一般的なクラシック音楽の話として、スケルツォを日本語にすると諧謔曲と、分かったような分からないような訳になる。もっともこれは随分昔の言い回しだから、最近は中学や高校の授業でも使わないのかも知れない。
諧謔。今、ネット上の辞書で調べた。「おどけておかしみのある言葉。気のきいた冗談。ユーモア。」と三省堂の<大辞林>には載っているそうだ。ベートーヴェンが書いたスケルツォにはこれにそのままあてはまるようなものはある。だがショパンはどうだろうか。変ロ短調や嬰ハ短調のスケルツォでは「冗談」とか「ユーモア」と表現するには、かなりかけ離れた、壮絶ささえ漂う劇的な音楽であり、刺激的なものだ。

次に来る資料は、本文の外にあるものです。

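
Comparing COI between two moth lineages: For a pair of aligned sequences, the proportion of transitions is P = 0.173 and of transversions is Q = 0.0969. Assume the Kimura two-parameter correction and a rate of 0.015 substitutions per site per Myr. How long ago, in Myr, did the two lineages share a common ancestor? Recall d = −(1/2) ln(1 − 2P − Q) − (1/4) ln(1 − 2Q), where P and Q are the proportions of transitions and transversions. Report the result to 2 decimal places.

11.55

Under the Kimura two-parameter model, d = −½ ln(1 − 2P − Q) − ¼ ln(1 − 2Q).
1 − 2P − Q = 0.5571, giving −½ ln(0.5571) = 0.292505.
1 − 2Q = 0.8062, giving −¼ ln(0.8062) = 0.053856.
d = 0.292505 + 0.053856 = 0.346361.
Under a molecular clock d = 2μt, so t = d/(2μ) = 0.346361 / (2 × 0.015) = 11.55 Myr.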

だが、ショパンがスケルツォと題した最後の作品であるホ長調はどうか。重さよりはむしろ軽さの方が目立つ。刺激よりも柔らかみを感じる。では、ただのおとなしい曲かというとそういう訳でもない。もちろん部分的な揺れ動きはあるものの、全体としては非劇的(悲劇ではなく!)だと思う。山あり谷ありという展開でないこと自体がひとつの主張である。更に言えば、主題ですらショパンとしては旋律的とは言い難く、目立つことを拒むようなものだ。とは言え、中間部の翳りの美しさは素晴らしい。そこにあるのは、ためらいであり哀しみである。中間部を挟んだ前後、主部では、精一杯明るくしようとするが、そこにも微妙に音楽の動きが重くなるところがある。
そう観ると、このスケルツォ第4番は、ショパンにとって「一般的なスケルツォ」に対するスケルツォなのかもしれない。平たく言えば、それまでのスケルツォに対するツッコミ、ということか。
晩年のショパンの作品には、表面上の劇性よりも、一見穏やかな雰囲気の中で綴られる、温かな哀しみを感じさせるものが多いように思う。この空気、どこかで体感したと思うと、マーラーの交響曲第9番や<大地の歌>だった。生きた時代は違うが、一人の人間として観ていた心象風景は案外似ていたのかも知れない。